Bagiku, siapa pun dapat salah dan dapat juga benar, tergantung alasan mengapa ia memilih pilihan itu. Datuk Maringgih tentu salah bila berusaha keras, bahkan dengan muslihat, untuk mendapatkan Siti Nurbaya. Tapi, Datuk akan tampak benar, bila ia dapat memberi solusi singkat, terhadap semua utang-utang ayah Siti Nurbaya, karena belum tentu sang ayah bisa membayarnya.

Syamsul Bahri kelihatan salah bila hanya bisa ikut arus kondisi, tanpa ada tawaran solusi terhadap persoalan ini. Dan ia akan tampak benar, ketika ia sadar bahwa kekuatannya tak seberapa untuk menebus beratnya tanggungan utang itu. Ia tentu tak akan membawa lari Siti Nurbaya dan mengorbankan semuanya, hanya untuk cinta. Tentu saja, cinta tak akan bisa didapat dengan mengorbankan keluarga.

Ayah Siti Nurbaya bisa salah bila ia hanya mengambil jalan pintas, tanpa upaya keras mencari jalan keluar utang, bahkan mengorbankan anaknya. Namun, sang ayah akan dianggap benar, bila pada kenyataannya, semua utang tersebut memang diperuntukkan semua kebutuhan keluarganya. Sementara itu, Siti Nurbaya jelas salah bila ia bersikap tanpa alasan yang cukup sebagai bentuk identitas kebebasan memilihnya. Tapi, ia akan tampak bijaksana, bila semua itu dilakukan untuk pengabdian yang tak terkira pada keluarganya.
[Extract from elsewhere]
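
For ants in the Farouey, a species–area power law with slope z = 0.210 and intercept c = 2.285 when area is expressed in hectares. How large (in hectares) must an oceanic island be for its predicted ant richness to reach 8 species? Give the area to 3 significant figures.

8 = 2.285 × A^0.21  ⇒  A^0.21 = 8/2.285 = 3.501
ln A = ln(3.501) / 0.21 = 1.2531 / 0.21 = 5.9670
A = e^5.9670 ≈ 390.3 hectares

390 hectares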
Nah, aku hanya ingin memberi poin penting tentang penentuan pilihan. Bila memang berbagi dan berjuang bersama orang-orang susah adalah pilihan, bukan lantas menempatkan seseorang sebagai sosok yang lebih bermoral atau setidaknya, menempatkannya pada strata sosial baru, dengan reputasi sosial lebih. Biarlah Tuhan yang mengambil peran itu. Biarlah publik yang menilai semuanya. Karena, yang penting, hanya harus berbuat banyak. Begitu pun, seseorang tak akan pernah merasa bahwa semua itu penuh dengan hasrat menahan diri, mengorbankan banyak hal, atau terasa seperti pilihan yang berat. Itu tandanya, ada persoalan dedikasi yang bermasalah. Berarti, ia tak benar-benar ada dalam alasan pilihan yang tepat.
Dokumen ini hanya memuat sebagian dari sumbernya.